Calculate mean, standard deviation and coefficient of variation in historical series in R
Good Morning,
I need to generate the mean, standard deviation and coefficient of variation of the data frame below, from columns mat13 to mat16, as below:
library(plyr)
co_entidade<-c(23, 40, 58, 82, 104, 171, 198, 201, 202,244)
depend<-c(2,3,4,4,4,4,4,2,3,4)
mat13<-c(42, 218, 1397, 245, 393, 283, 1053, 529, NA, 664)
mat14<-c(44, 222, 1300, 218, 428, 246, 994, 521, NA, 678)
mat15<-c(40, 215, 1345, 199, 411, 226, 1069, 566, NA, 598)
mat16<-c(10, 208, 1442, 154, 425, 229, 1033, NA, 521,552)
df<-data.frame(co_entidade, depend, mat13, mat14, mat15, mat16)
df
Co_entity depend mat13 mat14 mat15 mat16 1 23 2 42 44 40 10 2 40 3 218 222 215 208 3 58 4 1397 1300 1345 1442 4 82 4 245 218 199 154 5 104 4 393 428 411 425 6 171 4 283 246 226 229 7 198 4 1053 994 1069 1033 8 201 2 529 521 566 NA 9 202 3 NA NA NA 521 10 244 4 664 678 598 552
And when I apply the ddply function, none of the statistics (mean, default des and coefficient of variation are not calculated for each row (co_entity), taking the values from the columns mentioned as below.
cv<-function(x){coef<-sd(x)/mean(x)*100
return(coef)}
descrit<-ddply(df, .(co_entidade,depend, mat13, mat14, mat15, mat16),
summarize,
media = mean(3:6,na.rm=T),
desvpad = sd(3:6,na.rm=T),
coefi= cv(3:6)
)
descrit
However, the function I applied does not return values correctly per line as per image.
Anyone who can please help.
1 answers
I am writing as an answer, since I have no reputation for commenting ^_^.
I'm not understanding your question.
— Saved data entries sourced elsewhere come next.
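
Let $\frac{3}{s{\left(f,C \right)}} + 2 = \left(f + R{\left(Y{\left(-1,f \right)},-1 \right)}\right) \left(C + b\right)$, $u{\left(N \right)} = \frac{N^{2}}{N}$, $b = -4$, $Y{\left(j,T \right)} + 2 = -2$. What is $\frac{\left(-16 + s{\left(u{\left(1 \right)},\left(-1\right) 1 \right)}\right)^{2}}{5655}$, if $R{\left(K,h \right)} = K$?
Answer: $\frac{8405}{191139} \approx 0.043973$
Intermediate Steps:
$Y{\left(j,T \right)} = -4$ ($Y{\left(j,T \right)} = -2 - 2 = -4$)
$u{\left(N \right)} = N$
$s{\left(f,C \right)} = \frac{3}{-2 + \left(-4 + C\right) \left(-4 + f\right)}$ ($s{\left(f,C \right)} = \frac{3}{-2 + \left(f - 4\right) \left(C - 4\right)} = \frac{3}{-2 + \left(-4 + f\right) \left(-4 + C\right)} = \frac{3}{-2 + \left(-4 + C\right) \left(-4 + f\right)}$)
$\frac{\left(-16 + s{\left(u{\left(1 \right)},\left(-1\right) 1 \right)}\right)^{2}}{5655} = \frac{\left(-16 + \frac{3}{14 - 4 \left(\left(-1\right) 1\right) - 4 + \left(-1\right) 1 \cdot 1}\right)^{2}}{5655} = \left(-16 + \frac{3}{14 - -4 - 4 - 1}\right)^{2} \cdot \frac{1}{5655} = \left(-16 + \frac{3}{14 + 4 - 4 - 1}\right)^{2} \cdot \frac{1}{5655} = \left(-16 + \frac{3}{13}\right)^{2} \cdot \frac{1}{5655} = \left(- \frac{205}{13}\right)^{2} \cdot \frac{1}{5655} = \frac{42025}{169} \cdot \frac{1}{5655} = \frac{8405}{191139}$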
You want to group the df
by co_entidade
, and get the stats from mat13:mat16
, correct?
If so, I think mat13:mat16
are the same variable, which I will call mat_tipo
with a mat_valor
.
library(dplyr)
library(tidyr)
df %>%
gather(mat_tipo, mat_valor, mat13:mat16) %>%
group_by(co_entidade) %>%
summarise(
média_mat = mean(mat_valor, na.rm = T),
desv_mat = sd(mat_valor, na.rm = T),
cv_mat = (desv_mat/média_mat)*100
)
# A tibble: 10 x 4
co_entidade média_mat desv_mat cv_mat
<dbl> <dbl> <dbl> <dbl>
1 23 34.0000 16.083117 47.303287
2 40 215.7500 5.909033 2.738833
3 58 1371.0000 61.735997 4.502990
4 82 204.0000 38.305787 18.777347
5 104 414.2500 15.986974 3.859257
6 171 246.0000 26.191602 10.646993
7 198 1037.2500 32.376689 3.121397
8 201 538.6667 24.006943 4.456735
9 202 521.0000 NA NA
10 244 623.0000 58.799093 9.43805
Note The Last variable i Create in the function summarise
, the coefficient of variation. I can reference newly created variables in creating others.